Beyond these differences, antitrust has clearly emerged as a geopolitical lever and a tool of industrial and technological sovereignty. Transatlantic coordination—or at least mutual understanding—has become essential in an increasingly interconnected digital and industrial world, even as U.S. doctrine deliberately leaves greater room for market-driven evolution than the more interventionist European model.
À lire aussi : TRIBUNE – La souveraineté ne se négocie pas
[1] See in particular our two works: F. Souty, Competition Policy in the United States, Paris, Presses Universitaires de France, 1995, “Que sais-je?” series, 128 pp.; and EU Competition Law and Policy, Paris, Montchrestien, 4th ed., 2013, “Clefs” series, 160 pp.

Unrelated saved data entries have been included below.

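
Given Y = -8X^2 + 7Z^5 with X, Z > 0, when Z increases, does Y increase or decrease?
Y increases

Taking the partial derivative:
∂Y/∂Z = 35Z^4

∂Y/∂Z = 35Z^4 > 0 (assuming positive values)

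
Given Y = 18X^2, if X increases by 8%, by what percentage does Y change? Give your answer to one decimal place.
16.6%

For Y = 18X^2:
If X → X(1 + 0.08)
Then Y → Y · (1 + 0.08)^2
     = Y · 1.1664

Percentage change = ((1 + 0.08)^2 − 1) × 100% ≈ 16.6%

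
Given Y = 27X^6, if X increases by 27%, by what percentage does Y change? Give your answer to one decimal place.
319.6%

For Y = 27X^6:
If X → X(1 + 0.27)
Then Y → Y · (1 + 0.27)^6
     ≈ Y · 4.1959

Percentage change = ((1 + 0.27)^6 − 1) × 100% ≈ 319.6%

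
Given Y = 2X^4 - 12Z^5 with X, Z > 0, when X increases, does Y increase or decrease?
Y increases

Taking the partial derivative:
∂Y/∂X = 8X^3

∂Y/∂X = 8X^3 > 0 (assuming positive values)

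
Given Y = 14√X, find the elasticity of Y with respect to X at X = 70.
Elasticity = 1/2

Elasticity = (dY/dX) · (X/Y)

dY/dX = 7/√X
At X = 70: dY/dX = √70/10, Y = 14·√70

Elasticity = (√70/10) · (70 / (14·√70)) = 1/2

Interpretation: for a small percentage change in X, the percentage change in Y is approximately 0.50 times as large.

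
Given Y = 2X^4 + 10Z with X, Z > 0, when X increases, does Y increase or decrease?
Y increases

Taking the partial derivative:
∂Y/∂X = 8X^3

∂Y/∂X = 8X^3 > 0 (assuming positive values)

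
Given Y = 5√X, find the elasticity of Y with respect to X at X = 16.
Elasticity = 1/2

Elasticity = (dY/dX) · (X/Y)

dY/dX = 5/(2·√X)
At X = 16: dY/dX = 5/8, Y = 20

Elasticity = (5/8) · (16 / 20) = 1/2

Interpretation: for a small percentage change in X, the percentage change in Y is approximately 0.50 times as large.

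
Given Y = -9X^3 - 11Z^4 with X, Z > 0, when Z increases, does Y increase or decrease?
Y decreases

Taking the partial derivative:
∂Y/∂Z = -44Z^3

∂Y/∂Z = -44Z^3 < 0 (assuming positive values)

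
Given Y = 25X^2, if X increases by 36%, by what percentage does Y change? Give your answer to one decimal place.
85.0%

For Y = 25X^2:
If X → X(1 + 0.36)
Then Y → Y · (1 + 0.36)^2
     = Y · 1.8496

Percentage change = ((1 + 0.36)^2 − 1) × 100% ≈ 85.0%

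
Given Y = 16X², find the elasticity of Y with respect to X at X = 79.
Elasticity = 2

Elasticity = (dY/dX) · (X/Y)

dY/dX = 32·X
At X = 79: dY/dX = 2528, Y = 99856

Elasticity = 2528 · (79 / 99856) = 2

Interpretation: for a small percentage change in X, the percentage change in Y is approximately 2.00 times as large.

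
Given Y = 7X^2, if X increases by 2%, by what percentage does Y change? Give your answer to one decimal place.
4.0%

For Y = 7X^2:
If X → X(1 + 0.02)
Then Y → Y · (1 + 0.02)^2
     = Y · 1.0404

Percentage change = ((1 + 0.02)^2 − 1) × 100% ≈ 4.0%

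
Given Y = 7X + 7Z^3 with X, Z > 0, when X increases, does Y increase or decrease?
Y increases

Taking the partial derivative:
∂Y/∂X = 7

∂Y/∂X = 7 > 0 (assuming positive values)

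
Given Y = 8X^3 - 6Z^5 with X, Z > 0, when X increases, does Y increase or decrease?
Y increases

Taking the partial derivative:
∂Y/∂X = 24X^2

∂Y/∂X = 24X^2 > 0 (assuming positive values)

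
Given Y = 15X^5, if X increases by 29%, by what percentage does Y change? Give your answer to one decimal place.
257.2%

For Y = 15X^5:
If X → X(1 + 0.29)
Then Y → Y · (1 + 0.29)^5
     ≈ Y · 3.5723

Percentage change = ((1 + 0.29)^5 − 1) × 100% ≈ 257.2%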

#antitrust, #competitionpolicy, #geopolitics, #EUcompetition, #USantitrust, #digitalregulation, #DMA, #DSA, #bigtech, #sovereignty, #technologicalsovereignty, #industrialpolicy, #transatlantic, #AmericaFirst, #EUlaw, #economicpower, #marketregulation, #globalgovernance, #mergers, #stateaid, #foreignsubsidies, #FSR, #FTC, #DOJ, #EuropeanCommission, #innovationpolicy, #digitalmarkets, #geoeconomics, #strategicautonomy, #regulatorypower, #platformeconomy, #competitionlaw, #tradepolicy, #economicsecurity, #westvsrest, #techwar, #normativepower, #marketdominance, #globalcompetition

François Souty est Président exécutif du Cabinet LRACG Conseil en stratégies européennes et droit de la concurrence, enseignant à Excelia Business School (La Rochelle-Tours-Cachan), à l’Université Catholique de l’Ouest (Niort) et chargé d’enseignements à la Faculté de Droit de l’Université de Nantes. Auparavant Expert National Détaché auprès de la Commission Européenne (rapporteur antitrust sur les marchés financier de 2018 à 2021 et chargé d’affaires internationales de concurrence à la DG Concurrence de 2021 à 2024), il a été conseiller économique européen pour la politique de la concurrence auprès du gouvernement de Géorgie à Tbilisi en 2017-2018. Longtemps Directeur départemental de la DGCCRF au ministère de l’Économie et des Finances (1982 à 2024), il a été également professeur-associé à l’Université de La Rochelle (1996-2018). Membre des comités d’experts de la concurrence de l’OCDE et de la CNUCED de 1992 à 2018, il a participé aux travaux de l’OMC sur le commerce international et la politique de la concurrence de 1997 à 2004. Un des fondateurs du Cercle Jefferson, du Cercle K2, de la revue Concurrences en 2004, il est auteur d’une douzaine de livres ou rapports internationaux et de plus d’une centaine d’articles académiques en droit et politique de la concurrence et en histoire économique. Il prépare actuellement la 5e édition de «Droit et politique de la concurrence de l’Union Européenne » chez LGDJ-Montchrestien (coll. Clefs). Il est auteur d’une thèse de doctorat en histoire économique à l’Université de Paris III sur les monopoles des Compagnies des Indes néerlandaises au XVIIIe siècle. François Souty est Officier de l’Ordre National du Mérite.